In my junior year I attempted suicide. I had friends, but they didn't really help with the idea that life was eating, class, and work with the only prospect for the future being that class would eventually be replaced with more work. Work I'd do to pay for the food. So I took lots of sleeping pills. I listened to the psychologists try to convince me that dating wouldn't make me happy. And I almost believed them. But years later, with a lot more time, reflection, and perspective I can say with confidence that they were 100% full of crap. I met someone during my first senior year and it was life changing. Just that one person to smile at you, to hold you, can be all you need to make the pain go away. And even when you separate the simple fact that she was there once upon a time can help you for years to come. Can let you walk away from the women that are bad for you.
Which is good. I'm pushing 40 now and I can't flirt. The old programming remains. I know better, but the middle school and high school training is embedded as instinct. The worst thing I can do is let a woman I'm interested in know. It's more Lancelot than Spock. I'm protecting her. If I don't ask her out she won't be a target. Or she won't have to let me down gently. And I won't have to summon Spock to deal with the disappointment. All this I fight, but it is ground into me so deep that it is a struggle. I know how to be friends with a woman. But if I want something more I don't have any clue what to do next. I move slowly. And when you're 40 that's a huge problem. And I don't know if I should blame Defense Mechanism Spock, the bullies and classmates, or if I'm on the Aspergers Spectrum somewhere.

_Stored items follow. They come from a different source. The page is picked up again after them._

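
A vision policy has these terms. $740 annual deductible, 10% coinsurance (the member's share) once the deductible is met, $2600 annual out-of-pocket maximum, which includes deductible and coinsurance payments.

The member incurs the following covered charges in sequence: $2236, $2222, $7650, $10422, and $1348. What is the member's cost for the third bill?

#1 ($2236): $740 to deductible, leaving $1496; member's 10% is $149.60. Member owes $889.60 (running OOP $889.60).
#2 ($2222): deductible met; 10% of $2222 = $222.20. Member owes $222.20 (running OOP $1111.80).
#3 ($7650): deductible already satisfied, so member's share is 10% × $7650 = $765. Cost to member: $765. OOP to date $1876.80.

$765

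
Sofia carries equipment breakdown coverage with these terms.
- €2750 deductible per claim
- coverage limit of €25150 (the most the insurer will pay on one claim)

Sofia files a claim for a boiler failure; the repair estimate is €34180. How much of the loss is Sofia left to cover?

€9030

Less the €2750 deductible: €34180 − €2750 = €31430.
The €25150 per-incident cap binds; insurer pays €25150.
Business owner's share is the uncovered remainder: €34180 − €25150 = €9030.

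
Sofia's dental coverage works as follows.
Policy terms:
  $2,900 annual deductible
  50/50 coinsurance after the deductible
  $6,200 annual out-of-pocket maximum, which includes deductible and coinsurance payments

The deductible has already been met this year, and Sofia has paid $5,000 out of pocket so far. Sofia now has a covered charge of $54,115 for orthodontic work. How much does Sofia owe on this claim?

The deductible is already satisfied, so the full bill goes to coinsurance.
Coinsurance: $54,115 × 50% = $27,057.50.
Year-to-date out-of-pocket would reach $5,000 + $27,057.50 = $32,057.50, above the $6,200 maximum, so the patient pays only $6,200 − $5,000 = $1,200.

$1,200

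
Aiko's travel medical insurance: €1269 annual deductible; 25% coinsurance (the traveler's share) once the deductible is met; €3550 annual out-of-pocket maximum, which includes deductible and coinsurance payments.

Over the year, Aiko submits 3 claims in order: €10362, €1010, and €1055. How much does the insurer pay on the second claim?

Bill 1, €10362: €1269 to deductible, leaving €9093; 25% of €9093 = €2273.25. Cost to traveler: €3542.25. OOP to date €3542.25. Insurer: €10362 − €3542.25 = €6819.75.
Bill 2, €1010: deductible met; 25% of €1010 = €252.50. That would push OOP to €3794.75, over the €3550 cap, so traveler pays €3550 − €3542.25 = €7.75. Insurer: €1010 − €7.75 = €1002.25.

€1002.25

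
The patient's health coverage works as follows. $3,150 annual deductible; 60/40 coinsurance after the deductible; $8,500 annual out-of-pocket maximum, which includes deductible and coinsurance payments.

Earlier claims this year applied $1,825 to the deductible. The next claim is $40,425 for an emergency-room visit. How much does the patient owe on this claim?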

Anyway, look, Nimoy, your inspiration helped me and a lot of others for whom emotions were a curse. And, beyond Spock, when you'd appear on other shows, Fringe, Mission Impossible, your many voice acting roles, or whatever, we were always happy to see you. An old friend come by for a visit. At one point Star Trek was playing on TV somewhere in the world 24 hours a day. It's been shown in 100 countries in dozens of languages. You are mourned by the world. And you will be remembered long after the era Star Trek is set in has passed us by.